Klinsmann, the manager and technical director of US Soccer, has long been thought of as more or less invincible, with only a willful resignation or a failure to attain World Cup qualification forcing his removal.
Gulati’s statements served as a rebuttal to that line of thinking.
It’s possible that Klinsmann will remain the US manager and technical director regardless of what happens Saturday in Philadelphia and beyond at this Copa América. Indeed, I wrote in the build up it was difficult for me to imagine a scenario outside of losing three on the trot where Gulati made a change. I still don’t see it happening, unless the US are at risk of failing to get out of the final round Hex. But Gulati, an economics professor, is facing hard realities: diminishing crowds for friendlies, decreasing men’s revenues, multiple legal battles with the federation’s trophy winner, the USWNT. He needs results. And Klinsmann has struggled to deliver since his team defeated Ghana in Natal.
Klinsmann has seen pressure before, albeit a different type of pressure, three years ago in the aftermath of a disappointing World Cup qualifier defeat and a story, written by well-respected American soccer writer Brian Straus, that the American locker room was soured and the side were in tactical disarray.
The next opponent in the midst of that last crisis of confidence? Costa Rica, of course. And with a blizzard, literally and metaphorically swirling around his side, Klinsmann’s charges dispatched the Ticos in the snow and regained full control of their World Cup qualifying fate.
The maelstrom felt more than metaphorical Tuesday evening. It was a palpable pressure, eighteen months of dour results and the prospects of being eliminated in two matches in a tournament held on home soil floating in the air, dangling like the Sword of Damocles over Klinsmann’s head. Once again, a win over Costa Rica provided respite, good medicine.

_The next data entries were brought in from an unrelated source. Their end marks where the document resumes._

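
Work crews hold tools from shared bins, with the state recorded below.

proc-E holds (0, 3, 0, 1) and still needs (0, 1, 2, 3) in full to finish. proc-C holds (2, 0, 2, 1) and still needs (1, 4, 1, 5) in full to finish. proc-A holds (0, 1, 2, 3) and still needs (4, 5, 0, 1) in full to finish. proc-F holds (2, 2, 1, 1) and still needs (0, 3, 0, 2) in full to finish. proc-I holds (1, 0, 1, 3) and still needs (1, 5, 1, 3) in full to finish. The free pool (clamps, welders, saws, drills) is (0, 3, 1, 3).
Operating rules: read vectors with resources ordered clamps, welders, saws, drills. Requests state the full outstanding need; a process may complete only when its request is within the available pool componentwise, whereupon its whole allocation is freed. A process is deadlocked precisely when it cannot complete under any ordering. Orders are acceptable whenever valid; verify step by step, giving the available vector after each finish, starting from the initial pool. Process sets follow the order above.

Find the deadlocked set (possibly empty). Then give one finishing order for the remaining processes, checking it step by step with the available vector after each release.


The deadlocked set is empty.
Key observation: the pool covers proc-F at once, and every later process fits after earlier releases.
One completion order for the rest: proc-F, proc-I, proc-C, proc-A, proc-E. Step-by-step check:
  pool = (0, 3, 1, 3)
  proc-F needs (0, 3, 0, 2) <= (0, 3, 1, 3) -> finishes; pool += (2, 2, 1, 1) = (2, 5, 2, 4)
  proc-I needs (1, 5, 1, 3) <= (2, 5, 2, 4) -> finishes; pool += (1, 0, 1, 3) = (3, 5, 3, 7)
  proc-C needs (1, 4, 1, 5) <= (3, 5, 3, 7) -> finishes; pool += (2, 0, 2, 1) = (5, 5, 5, 8)
  proc-A needs (4, 5, 0, 1) <= (5, 5, 5, 8) -> finishes; pool += (0, 1, 2, 3) = (5, 6, 7, 11)
  proc-E needs (0, 1, 2, 3) <= (5, 6, 7, 11) -> finishes; pool += (0, 3, 0, 1) = (5, 9, 7, 12)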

That such a sense of relief is felt after the US defeat a nation they haven’t lost a competitive match to on home soil since 1989 is a discussion for a different day. Maybe it shouldn’t be. Maybe that’s the real lesson, or the kernel or truth about our collective progress from soccer shadowland to proper footballing country. Does the US even need a transformation? Perhaps the fact that’s a debate proves how quixotic Klinsmann’s promises and fight is. Perhaps not. What is certain is that the US won, and Jurgen Klinsmann has quieted the noise in the system, at least for a few days.
Onto Philadelphia then, a city that doesn’t appreciate excuses, and one with sports fans that booed Santa Claus. In a way, it is a fitting setting. Redemption is always dirty work. Often it times, it should also be said; the end is messy too. It’s rarely speckles and precise. One wonders what will happen if things go south against Paraguay, given that even the deep reservoir of Sunil Gulati’s patience appears to be running dry.